• Question: Which is the main goal of toxicology? What does it investigate?

    Asked by perealberch to Richard, Anais, katy, Lauren, Stuart on 11 Mar 2016. This question was also asked by DR EVIL SPECTACLES.
    • Photo: Richard Friend

      Richard Friend answered on 11 Mar 2016:


      Hi! Toxicology is basically the study of the negative effects of chemicals on living organisms. For me, this means looking into the negative side effects of medicine and making changes to make sure they are minimised as much as possible. That can mean taking a medicine gradually, so that the amount of the medicine in your system isn’t massive to begin with and then trickle as the body metabolises it, or looking into taking less harmful medicines.

    • Photo: Lauren Laing

      Lauren Laing answered on 14 Mar 2016:


      As Richard says, toxicology is basically the study of the effects of chemical substances. These chemicals might include pharmaceutical medicines, pesticides, industrial chemicals, oils and fuels or components of plastics. Chemicals may affect the environment, humans or animals. Usually, toxicologists focus on the negative effects that these chemicals may have, and try to come to conclusions which will help decision makers in parliament to decide if a chemical should be banned, better managed or even encouraged in use due to its safe properties.

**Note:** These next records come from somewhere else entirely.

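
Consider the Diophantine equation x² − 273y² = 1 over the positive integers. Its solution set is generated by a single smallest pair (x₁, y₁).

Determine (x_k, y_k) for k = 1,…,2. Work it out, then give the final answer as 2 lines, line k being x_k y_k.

727 44
1057057 63976

√273 = [16; 1,1,10,1,1,32, …], period ℓ=6 (even) → k=5
a_0=16:  p_0=16·1+0=16,  q_0=16·0+1=1
a_1=1:  p_1=1·16+1=17,  q_1=1·1+0=1
…
a_4=1:  p_4=1·347+33=380,  q_4=1·21+2=23
a_5=1:  p_5=1·380+347=727,  q_5=1·23+21=44
fundamental: x₁=727, y₁=44  (since 528529 − 273·1936 = 1)
(727+44√273)^2 = 1057057 + 63976√273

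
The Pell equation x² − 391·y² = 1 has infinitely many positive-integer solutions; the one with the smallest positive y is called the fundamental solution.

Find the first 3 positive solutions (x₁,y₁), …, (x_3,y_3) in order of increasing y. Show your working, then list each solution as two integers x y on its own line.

7338680 371133
107712448284799 5447252648880
1580934379957370111960 79951288138564985667

d=391: √d = [19; 1,3,2,2,1,…,3,1,38] (ℓ=16, even), read p_15/q_15
step 0: (19, 1)  from 19·(1,0) + (0,1)
…
step 2: (79, 4)  from 3·(20,1) + (19,1)
step 3: (178, 9)  from 2·(79,4) + (20,1)
step 4: (435, 22)  from 2·(178,9) + (79,4)
step 5: (613, 31)  from 1·(435,22) + (178,9)
step 6: (1048, 53)  from 1·(613,31) + (435,22)
step 7: (2709, 137)  from 2·(1048,53) + (613,31)
step 8: (52519, 2656)  from 19·(2709,137) + (1048,53)
step 9: (107747, 5449)  from 2·(52519,2656) + (2709,137)
step 10: (160266, 8105)  from 1·(107747,5449) + (52519,2656)
step 11: (268013, 13554)  from 1·(160266,8105) + (107747,5449)
step 12: (696292, 35213)  from 2·(268013,13554) + (160266,8105)
step 13: (1660597, 83980)  from 2·(696292,35213) + (268013,13554)
step 14: (5678083, 287153)  from 3·(1660597,83980) + (696292,35213)
step 15: (7338680, 371133)  from 1·(5678083,287153) + (1660597,83980)
→ (7338680, 371133).  Check: 7338680²=53856224142400, 391·371133²=53856224142399, difference 1.
n=2: (7338680,371133)∘(7338680,371133) = (7338680·7338680+391·371133·371133, 7338680·371133+371133·7338680) = (107712448284799,5447252648880)
n=3: (107712448284799,5447252648880)∘(7338680,371133) = (7338680·107712448284799+391·371133·5447252648880, 7338680·5447252648880+371133·107712448284799) = (1580934379957370111960,79951288138564985667)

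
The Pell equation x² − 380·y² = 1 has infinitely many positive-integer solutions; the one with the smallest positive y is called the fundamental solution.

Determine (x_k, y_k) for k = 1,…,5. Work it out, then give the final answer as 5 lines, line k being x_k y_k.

39 2
3041 156
237159 12166
18495361 948792
1442400999 73993610

√380 → a₀=19, period (2,38); ℓ=2 even so k=1
a_0=19:  p_0=19·1+0=19,  q_0=19·0+1=1
a_1=2:  p_1=2·19+1=39,  q_1=2·1+0=2
→ (39, 2).  Check: 39²=1521, 380·2²=1520, difference 1.
n=2: (39,2)∘(39,2) = (39·39+380·2·2, 39·2+2·39) = (3041,156)
n=3: (3041,156)∘(39,2) = (39·3041+380·2·156, 39·156+2·3041) = (237159,12166)
n=4: (237159,12166)∘(39,2) = (39·237159+380·2·12166, 39·12166+2·237159) = (18495361,948792)
n=5: (18495361,948792)∘(39,2) = (39·18495361+380·2·948792, 39·948792+2·18495361) = (1442400999,73993610)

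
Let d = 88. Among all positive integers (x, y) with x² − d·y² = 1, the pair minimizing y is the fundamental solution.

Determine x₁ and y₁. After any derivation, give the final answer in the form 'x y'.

197 21

[9; 2,1,1,1,2,18] for √88; ℓ=6 ⇒ convergent index 5
i=0: a=9 ⇒ p=9, q=1
…
i=4: a=1 ⇒ p=75, q=8
i=5: a=2 ⇒ p=197, q=21
(x₁, y₁) = (197, 21);  197² − 88·21² = 1 ✓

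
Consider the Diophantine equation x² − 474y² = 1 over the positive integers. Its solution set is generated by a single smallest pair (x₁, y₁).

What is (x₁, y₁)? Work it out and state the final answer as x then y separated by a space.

193549 8890

√474 → a₀=21, period (1,3,2,1,1,…,3,1,42); ℓ=14 even so k=13
step 0: (21, 1)  from 21·(1,0) + (0,1)
…
step 3: (196, 9)  from 2·(87,4) + (22,1)
step 4: (283, 13)  from 1·(196,9) + (87,4)
step 5: (479, 22)  from 1·(283,13) + (196,9)
step 6: (762, 35)  from 1·(479,22) + (283,13)
…
step 10: (16677, 766)  from 1·(10864,499) + (5813,267)
…
step 12: (149331, 6859)  from 3·(44218,2031) + (16677,766)
step 13: (193549, 8890)  from 1·(149331,6859) + (44218,2031)
fundamental: x₁=193549, y₁=8890  (since 37461215401 − 474·79032100 = 1)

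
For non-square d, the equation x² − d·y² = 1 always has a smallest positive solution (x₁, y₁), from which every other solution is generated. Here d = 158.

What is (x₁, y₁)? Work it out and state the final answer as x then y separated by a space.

7743 616

√158 = [12; 1,1,3,12,3,1,1,24, …], period ℓ=8 (even) → k=7
a_0=12:  p_0=12·1+0=12,  q_0=12·0+1=1
…
a_3=3:  p_3=3·25+13=88,  q_3=3·2+1=7
…
a_6=1:  p_6=1·3331+1081=4412,  q_6=1·265+86=351
a_7=1:  p_7=1·4412+3331=7743,  q_7=1·351+265=616
fundamental: x₁=7743, y₁=616  (since 59954049 − 158·379456 = 1)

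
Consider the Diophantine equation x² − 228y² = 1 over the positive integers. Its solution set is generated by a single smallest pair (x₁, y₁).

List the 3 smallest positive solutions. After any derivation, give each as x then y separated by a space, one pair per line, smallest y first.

151 10
45601 3020
13771351 912030

[15; 10,30] for √228; ℓ=2 ⇒ convergent index 1
step 0: (15, 1)  from 15·(1,0) + (0,1)
step 1: (151, 10)  from 10·(15,1) + (1,0)
→ (151, 10).  Check: 151²=22801, 228·10²=22800, difference 1.
(x_2, y_2) = (151·151 + 228·10·10, 151·10 + 10·151) = (45601, 3020)
(x_3, y_3) = (151·45601 + 228·10·3020, 151·3020 + 10·45601) = (13771351, 912030)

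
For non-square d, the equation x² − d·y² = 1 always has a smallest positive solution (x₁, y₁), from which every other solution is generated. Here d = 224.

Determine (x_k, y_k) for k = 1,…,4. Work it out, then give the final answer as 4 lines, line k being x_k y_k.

[14; 1,28] for √224; ℓ=2 ⇒ convergent index 1
step 0: (14, 1)  from 14·(1,0) + (0,1)
step 1: (15, 1)  from 1·(14,1) + (1,0)
(x₁, y₁) = (15, 1);  15² − 224·1² = 1 ✓
k=2:  x_2 = 15·15+224·1·1 = 449,  y_2 = 15·1+1·15 = 30
k=3:  x_3 = 15·449+224·1·30 = 13455,  y_3 = 15·30+1·449 = 899
k=4:  x_4 = 15·13455+224·1·899 = 403201,  y_4 = 15·899+1·13455 = 26940

15 1
449 30
13455 899
403201 26940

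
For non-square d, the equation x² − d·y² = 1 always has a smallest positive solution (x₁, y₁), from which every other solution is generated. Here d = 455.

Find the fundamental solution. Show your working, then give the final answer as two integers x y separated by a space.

√455 → a₀=21, period (3,42); ℓ=2 even so k=1
a_0=21:  p_0=21·1+0=21,  q_0=21·0+1=1
a_1=3:  p_1=3·21+1=64,  q_1=3·1+0=3
→ (64, 3).  Check: 64²=4096, 455·3²=4095, difference 1.

64 3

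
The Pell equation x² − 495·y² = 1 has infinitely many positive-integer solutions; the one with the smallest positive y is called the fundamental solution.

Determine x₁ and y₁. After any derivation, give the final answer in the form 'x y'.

[22; 4,44] for √495; ℓ=2 ⇒ convergent index 1
step 0: (22, 1)  from 22·(1,0) + (0,1)
step 1: (89, 4)  from 4·(22,1) + (1,0)
fundamental: x₁=89, y₁=4  (since 7921 − 495·16 = 1)

89 4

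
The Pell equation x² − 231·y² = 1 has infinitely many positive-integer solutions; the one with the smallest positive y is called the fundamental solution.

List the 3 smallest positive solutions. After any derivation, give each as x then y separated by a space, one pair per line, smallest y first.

76 5
11551 760
1755676 115515

d=231: √d = [15; 5,30] (ℓ=2, even), read p_1/q_1
a_0=15:  p_0=15·1+0=15,  q_0=15·0+1=1
a_1=5:  p_1=5·15+1=76,  q_1=5·1+0=5
fundamental: x₁=76, y₁=5  (since 5776 − 231·25 = 1)
(76+5√231)^2 = 11551 + 760√231
(76+5√231)^3 = 1755676 + 115515√231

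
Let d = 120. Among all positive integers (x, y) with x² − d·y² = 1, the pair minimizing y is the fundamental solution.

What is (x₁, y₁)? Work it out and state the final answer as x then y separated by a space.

[10; 1,20] for √120; ℓ=2 ⇒ convergent index 1
i=0: a=10 ⇒ p=10, q=1
i=1: a=1 ⇒ p=11, q=1
(x₁, y₁) = (11, 1);  11² − 120·1² = 1 ✓

11 1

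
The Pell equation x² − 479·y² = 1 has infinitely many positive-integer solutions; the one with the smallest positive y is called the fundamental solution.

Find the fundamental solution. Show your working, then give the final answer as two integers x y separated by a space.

√479 = [21; 1,7,1,3,2,21,2,3,1,7,1,42, …], period ℓ=12 (even) → k=11
i=0: a=21 ⇒ p=21, q=1
i=1: a=1 ⇒ p=22, q=1
i=2: a=7 ⇒ p=175, q=8
…
i=4: a=3 ⇒ p=766, q=35
i=5: a=2 ⇒ p=1729, q=79
i=6: a=21 ⇒ p=37075, q=1694
…
i=9: a=1 ⇒ p=340591, q=15562
i=10: a=7 ⇒ p=2648849, q=121029
i=11: a=1 ⇒ p=2989440, q=136591
fundamental: x₁=2989440, y₁=136591  (since 8936751513600 − 479·18657101281 = 1)

2989440 136591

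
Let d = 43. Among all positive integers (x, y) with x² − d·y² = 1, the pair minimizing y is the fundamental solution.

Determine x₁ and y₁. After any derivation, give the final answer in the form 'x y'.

√43 = [6; 1,1,3,1,5,1,3,1,1,12, …], period ℓ=10 (even) → k=9
i=0: a=6 ⇒ p=6, q=1
…
i=2: a=1 ⇒ p=13, q=2
i=3: a=3 ⇒ p=46, q=7
i=4: a=1 ⇒ p=59, q=9
i=5: a=5 ⇒ p=341, q=52
i=6: a=1 ⇒ p=400, q=61
…
i=8: a=1 ⇒ p=1941, q=296
i=9: a=1 ⇒ p=3482, q=531
(x₁, y₁) = (3482, 531);  3482² − 43·531² = 1 ✓

3482 531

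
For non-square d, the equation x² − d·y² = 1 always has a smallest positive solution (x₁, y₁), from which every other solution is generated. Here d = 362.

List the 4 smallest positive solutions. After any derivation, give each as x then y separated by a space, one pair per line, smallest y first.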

      For me, toxicology means understanding how chemicals may be toxic to fish in the wild, including how these chemicals may affect the way genes are expressed and regulated. I enjoy working on fish because I think they are really important. They provide an important food source for millions of people, and are at significant risk from stress or toxicity caused by exposure to chemicals such as pesticides used in farming, industrial chemicals, pharmaceuticals and plasticizers. These chemicals make it into the rivers via industrial waste pipes, rain water runoff from farms, water leeched from land fill sites, and from treated sewage water let out into the river systems. The important thing to remember, is fish are exposed to these chemicals in combination! And on top of this they experience other stress such as over fishing and the effects of climate change. Fish are also exciting because species such as the Zebrafish share as many as 85% of their genes with humans! This means we can also learn about how these chemicals could affect humans if they are found in our food or drinking water sources, so that we can help protect humans too.

      I hope that the work my colleagues and I do to try and understand chemicals toxicity will help decision makers in parliament to make new policies which will regulate chemicals. It is important that chemicals which can cause harm are regulated, but also that chemicals which are safe alternatives are made available for farmers and industries such as the pharmaceutical industry. This is because we cannot live without some chemicals, like important medicines, and fertilizers used to make sure we can produce enough food to eat!

    • Photo: Stuart Atkinson

      Stuart Atkinson answered on 14 Mar 2016:


      Yes, it is about studying the chemicals we want to use before we allow people to use them! Something that seems quite harmless may have side effects no-one even dreamed of so it is important that things are rigorously tested before we wear/eat/use them!

      For example, DDT (dichloro diphenyl trichloroethane) was a pesticide used in the past. Like other pesticides it’s toxic to certain organisms and is used to keep them from eating crops. However, no one knew that it is bioaccumulative ie once in the environment it’s very hard to get rid of and just builds up and up. PCBs (polychlorinated biphenyls) were used in transformers as an insulating material as they were thought to be inert (harmless). They were later found to be carcinogenic to humans. And thalidomide was marketed as a drug to treat nausea in pregnant women in the 1950s and early 1960s. It was soon found to create birth defects and was rapidly withdrawn from sale.

    • Photo: Anais Kahve

      Anais Kahve answered on 14 Mar 2016:


      Put simply, toxicology is all about what makes something poisonous. The main concept that we think about is dose/response. This is where we investigate how much of something will give an effect, generally a bad effect.